In Northeast Missouri, there were 748,000 acres of soybeans harvested and 77% of the random samples infested. Previously, samples from that region submitted by farmers to the MU Nematology Lab had shown only 42% of the fields were infested.

Donald said previous estimates that SCN was present in 60% of Missouri soybean fields were "based on the samples sent into the lab. We didn't know how many fields those samples truly represented." The recent random survey, she said, indicated that a greater percentage of fields are SCN-infested.

"The bottom line is that 14% of producers are not sampling for SCN when they should be checking for infested fields," she said. "Higher levels of sampling are reflected in areas where there have been extensive educational efforts."

The other areas:

--North-Central Missouri harvested 705,900 acres of soybeans, and 63% of the samples were infested.

--In West-Central Missouri, 574,400 acres were harvested with 75% of the samples infested.

--In Central Missouri, 515,800 acres were harvested with 61% of the samples infested.

--In East Central Missouri, 291,500 acres were harvested with 83% of the samples infested.

--In Southwest Missouri, 163,400 acres were harvested with 44% of the samples infested.

--South Central Missouri had 35,600 acres harvested with 50% of the samples infested.

Infestation is determined by counting the nematode eggs in a cup of soil, Donald said. "We recommend they switch to resistant varieties if there are more than 500 eggs per cup of soil." The survey found 60% of the infested fields had at least that level of infestation. Now, MU researchers are running tests on many of those samples to determine the races of the nematodes present in Missouri.

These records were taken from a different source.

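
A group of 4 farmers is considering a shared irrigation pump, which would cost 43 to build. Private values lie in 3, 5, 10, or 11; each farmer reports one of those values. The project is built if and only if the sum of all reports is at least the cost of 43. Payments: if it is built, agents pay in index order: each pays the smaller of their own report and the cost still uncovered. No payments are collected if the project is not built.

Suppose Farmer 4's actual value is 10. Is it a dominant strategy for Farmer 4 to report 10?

Check each profile of the others' reports and compare truth against every alternative report.
Others report (3, 3, 3): truth gives 0, best alternative gives 0.
Others report (3, 3, 5): truth gives 0, best alternative gives 0.
Others report (3, 3, 10): truth gives 0, best alternative gives 0.
Others report (3, 3, 11): truth gives 0, best alternative gives 0.
Others report (3, 5, 3): truth gives 0, best alternative gives 0.
Others report (3, 5, 5): truth gives 0, best alternative gives 0.
(Remaining 58 profiles checked similarly; truth is weakly best in each.)
In every case the truthful report is at least as good as any alternative, so it is a dominant strategy.

Yes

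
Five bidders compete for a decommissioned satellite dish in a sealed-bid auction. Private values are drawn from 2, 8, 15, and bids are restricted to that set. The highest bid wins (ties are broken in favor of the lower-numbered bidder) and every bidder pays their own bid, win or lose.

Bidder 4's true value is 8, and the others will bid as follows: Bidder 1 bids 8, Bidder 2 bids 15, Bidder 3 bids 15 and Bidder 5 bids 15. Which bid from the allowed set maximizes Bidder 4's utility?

2

Bid 2: loses but pays 2, utility -2.
Bid 8: loses but pays 8, utility -8.
Bid 15: loses but pays 15, utility -15.
The best choice is 2 with utility -2.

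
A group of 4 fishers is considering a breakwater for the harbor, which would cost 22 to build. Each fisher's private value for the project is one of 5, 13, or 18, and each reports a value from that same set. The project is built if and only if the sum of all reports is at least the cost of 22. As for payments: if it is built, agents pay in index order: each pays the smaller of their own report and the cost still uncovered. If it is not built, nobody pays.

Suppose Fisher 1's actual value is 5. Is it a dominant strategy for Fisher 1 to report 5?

Check each profile of the others' reports and compare truth against every alternative report.
Others report (5, 5, 5): truth gives 0, best alternative gives -8.
Others report (5, 5, 13): truth gives 0, best alternative gives -8.
Others report (5, 5, 18): truth gives 0, best alternative gives -8.
Others report (5, 13, 5): truth gives 0, best alternative gives -8.
Others report (5, 13, 13): truth gives 0, best alternative gives -8.
Others report (5, 13, 18): truth gives 0, best alternative gives -8.
(Remaining 21 profiles checked similarly; truth is weakly best in each.)
In every case the truthful report is at least as good as any alternative, so it is a dominant strategy.

Yes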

The survey also asked growers whether they planted SCN-resistant varieties.

The responses indicated 82.5% of Missouri soybean acreage is planted with resistant varieties, but Donald suspects that number is too high. "I've been involved in these situations before, where people say they planted resistant varieties; then, when you ask them which variety, it turns out they planted non-resistant varieties."

Iowa State University researchers have found that in SCN-infested fields planted with non-resistant varieties, the yield loss is about one third of the entire crop, she said. In fields with resistant varieties, "there is yield loss, but we have no way of measuring what the yield loss is from SCN. There are too many other variables."

Donald and her colleagues did find that yields start dropping when the egg counts reach the 2,000 to 5,000-per-cup stage. "If they have an egg count of 50,000 per cup or higher, I encourage them not even to grow soybeans."